Part B Insider (Multispecialty) Coding Alert

COMPETITIVE ACQUISITION:

CMS Pulls The Plug On Drug Bidding Program

Drugs may be available through vendors by July 2006

If you've been looking forward to private vendors providing Part B drugs to your patients and billing Medicare directly starting in January, you're in for a disappointment.

The Centers for Medicare & Medicaid Services delayed the Competitive Acquisition Program (CAP) for Part B drugs after a   flurry of criticisms from both physicians and potential vendors. CMS said it was suspending the bidding process just two days before the final deadline for bids, and would return any bids it had already received.

CMS said it would issue a new final rule on the CAP program by the end of the year, and would continue to accept comments until Sept. 6. You can read the current regulation at
www.cms.hhs.gov/providers/drugs/compbid/default.asp, including instructions for commenting. Vendors will be delivering drugs by July 2006, CMS hopes.

"You can invite people to  come to a party but if nobody comes, there's no party," says Judy Stone with Carolina Hematology/Oncology in Charlotte, NC. She says the CAP program, as proposed by CMS, would have been an administrative nightmare in which practices would have to work with vendors who were ill equipped to bill Medicare.

The proposal also demonstrated a limited understanding of how community oncology practices work, Stone adds. Some physicians think the CAP sounds like a good idea because they wouldn't have to buy and stock drugs, but they lose interest when they realize how complex the program actually would be, Stone notes.

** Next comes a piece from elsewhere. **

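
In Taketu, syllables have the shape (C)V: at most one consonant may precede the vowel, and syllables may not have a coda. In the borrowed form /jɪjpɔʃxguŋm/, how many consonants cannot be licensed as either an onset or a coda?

5

Syllabifying with onset maximization leaves /j/, /ʃ/, /x/, /ŋ/, /m/ stranded (no codas are permitted; onsets are limited to one consonant).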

The CAP, in its current form, wouldn't improve patient care,  contends Steve Coplon, grassroots outreach coordinator with the Community Oncology Alliance. Instead, it would make it more complicated to take care of patients, says Coplon, who's also CEO of the West Clinic in Memphis, TN. The current system isn't broken, except for the steep cuts lawmakers imposed on Part B drugs - and the CAP won't fix that problem, Coplon insists.

Providers, Vendors Both Faced Challenges

Providers balked at the inconvenience of ordering drugs within a narrow window and billing within 14 days after providing the drug or risking audits, says Roberta Buell, vice president of provider services and reimbursement with P4 in Sausalito, CA. Because the CAP didn't include some oncology drugs, providers would still have had to maintain a separate inventory and billing system for non-CAP drugs, and then a third system for non-Medicare drugs.

Providers also worried that vendors would sell data about their practices and their drug-ordering patterns to insurance companies and other third parties, Buell notes. She's seen estimates that only 7 to 8 percent of oncologists would enroll in the CAP.

Physicians haven't been doing as badly as they'd feared this year, partly because non-Medicare payors haven't started using the rock-bottom Average Sales Price (ASP) drug payment levels, according to Buell. Physicians would have to be losing money to join the CAP, and right now they're breaking even, says Buell. But if CMS doesn't renew the chemotherapy demonstration project next year, then oncologists stand to lose 20 percent of their reimbursement.

CMS probably put the CAP on hold more due to lack of vendor interest than provider complaints, Buell speculates.

The vendors would have been taking a tremendous financial risk, says Albuquerque, NM oncologist Barbara McAneny. They would have to incur all the expense of  getting the drugs to the right place at the right time and making sure they weren't cooked or frozen.  And then the vendors would have their cash flow on hold for months while they tried to collect 20 percent of the cost from the patients. "No reputable company would think they could make that work," says McAneny.